On his Rebooting the News radio show this week, Rosen talked over Wikileaks and what it means to journalism and government with Dave Winer. It was an interesting back and forth. "I know we're being manipulated," argued Winer. Rosen said that there's "an anarchist element to what Assange is doing" but suggested that perhaps we need more anarchy.
That's a point of view I've got plenty of sympathy for. Hell, we need more radicals. We need an institution like WikiLeaks to reputably and freely publish material provided by whistleblowers - but a WikiLeaks with structure, governance, public participation, and real transparency of its own. Toward the end of the show, Jay broke into song. "Whose side are you on?" he crooned in a creditable folkie tenor.
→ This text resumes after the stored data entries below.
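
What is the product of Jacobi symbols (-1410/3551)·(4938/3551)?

By multiplicativity, (-1410·4938/3551) = (-1410/3551)·(4938/3551).
First factor (-1410/3551):
(-1410/3551)
  = -(1410/3551)    [3551 ≡ 3 mod 4 ⇒ (-1/3551) = -1]
  = -(705/3551)    [3551 ≡ 7 mod 8 ⇒ (2/3551) = +1]
  = -(3551/705)    [QR: 705 ≡ 1 mod 4, sign kept]
  = -(26/705)    [3551 ≡ 26 mod 705]
  = -(13/705)    [705 ≡ 1 mod 8 ⇒ (2/705) = +1]
  = -(705/13)    [QR: 13 ≡ 1 mod 4, sign kept]
  = -(3/13)    [705 ≡ 3 mod 13]
  = -(13/3)    [QR: 13 ≡ 1 mod 4, sign kept]
  = -(1/3)    [13 ≡ 1 mod 3]
  = -1    [(1/3) = 1]
Second factor (4938/3551):
(4938/3551)
  = (1387/3551)    [4938 ≡ 1387 mod 3551]
  = -(3551/1387)    [QR: both ≡ 3 mod 4, sign flips]
  = -(777/1387)    [3551 ≡ 777 mod 1387]
  = -(1387/777)    [QR: 777 ≡ 1 mod 4, sign kept]
  = -(610/777)    [1387 ≡ 610 mod 777]
  = -(305/777)    [777 ≡ 1 mod 8 ⇒ (2/777) = +1]
  = -(777/305)    [QR: 305 ≡ 1 mod 4, sign kept]
  = -(167/305)    [777 ≡ 167 mod 305]
  = -(305/167)    [QR: 305 ≡ 1 mod 4, sign kept]
  = -(138/167)    [305 ≡ 138 mod 167]
  = -(69/167)    [167 ≡ 7 mod 8 ⇒ (2/167) = +1]
  = -(167/69)    [QR: 69 ≡ 1 mod 4, sign kept]
  = -(29/69)    [167 ≡ 29 mod 69]
  = -(69/29)    [QR: 29 ≡ 1 mod 4, sign kept]
  = -(11/29)    [69 ≡ 11 mod 29]
  = -(29/11)    [QR: 29 ≡ 1 mod 4, sign kept]
  = -(7/11)    [29 ≡ 7 mod 11]
  = (11/7)    [QR: both ≡ 3 mod 4, sign flips]
  = (4/7)    [11 ≡ 4 mod 7]
  = (1/7)    [7 ≡ 7 mod 8 ⇒ (2/7)^2 = +1]
  = 1    [(1/7) = 1]
Product: (-1)·(1) = -1.

-1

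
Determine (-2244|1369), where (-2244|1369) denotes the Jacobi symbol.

Pull out -1: (-2244|1369) = (-1|1369)·(2244|1369). Since 1369 ≡ 1 (mod 4), (-1|1369) = +1. Now have (2244|1369).
Reduce the numerator: 2244 ≡ 875 (mod 1369), so (2244|1369) = (875|1369).
1369 ≡ 1 (mod 4), so quadratic reciprocity gives (875|1369) = (1369|875). Reduce: 1369 ≡ 494 (mod 875). Now have (494|875).
Factor out 2: 494 = 2·247. Since 875 ≡ 3 (mod 8), (2|875) = -1. Now have -(247|875).
Both 247 ≡ 3 and 875 ≡ 3 (mod 4), so reciprocity gives (247|875) = -(875|247). Reduce: 875 ≡ 134 (mod 247). Now have (134|247).
Factor out 2: 134 = 2·67. Since 247 ≡ 7 (mod 8), (2|247) = +1. Now have (67|247).
Both 67 ≡ 3 and 247 ≡ 3 (mod 4), so reciprocity gives (67|247) = -(247|67). Reduce: 247 ≡ 46 (mod 67). Now have -(46|67).
Factor out 2: 46 = 2·23. Since 67 ≡ 3 (mod 8), (2|67) = -1. Now have (23|67).
Both 23 ≡ 3 and 67 ≡ 3 (mod 4), so reciprocity gives (23|67) = -(67|23). Reduce: 67 ≡ 21 (mod 23). Now have -(21|23).
21 ≡ 1 (mod 4), so quadratic reciprocity gives (21|23) = (23|21). Reduce: 23 ≡ 2 (mod 21). Now have -(2|21).
Factor out 2: 2 = 2. Since 21 ≡ 5 (mod 8), (2|21) = -1. Now have (1|21).
(1|21) = 1. Collecting the sign factors: 1.

1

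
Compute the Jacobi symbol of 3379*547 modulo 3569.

1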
And I thought, in the battle of Assange v. Obama, that's an easy one. After all, I voted for one of them.
UPDATES: Good additional reads and comments below.
Allison Fine: "Cablegate isn’t whistleblowing, it isn’t righting a wrong, unveiling unethical or immoral behavior. It is the theft of regular communications that makes it nearly impossible for the State Department to function."
Digby: "Right now the only people besides Wikileaks who have access to all the cables are the newspapers they've partnered with."
On Facebook, the estimable Dennis Perrin (one of my favorite bloggers) says I'm overly soft on Dems. Maybe so.
Greenwald makes the point that WikiLeaks hasn't made a huge "dump" of all the U.S. cables and sees this as exculpatory. Actually, I think it supports my narrative theory and Assange's goal of bringing down the Administration. He also approves of Assange's "commitment" to "harm minimization" but this this sounds like classic military "colateral damage" speak to my ear.
At Feministe, Jill Filipovic has a terrific piece - I agree that "it’s important to counter the “haha sex by surprise those crazy Swedes” media narrative with the fact that actually, non-consensual sex is assault and should be recognized as such by law." And just as strongly, I also agree that we don't know much yet about these charges, that we should withhold judgment on them, and that they bear very little on the public actions of Assange and WikiLeaks. Also, Lindsay Beyerstein.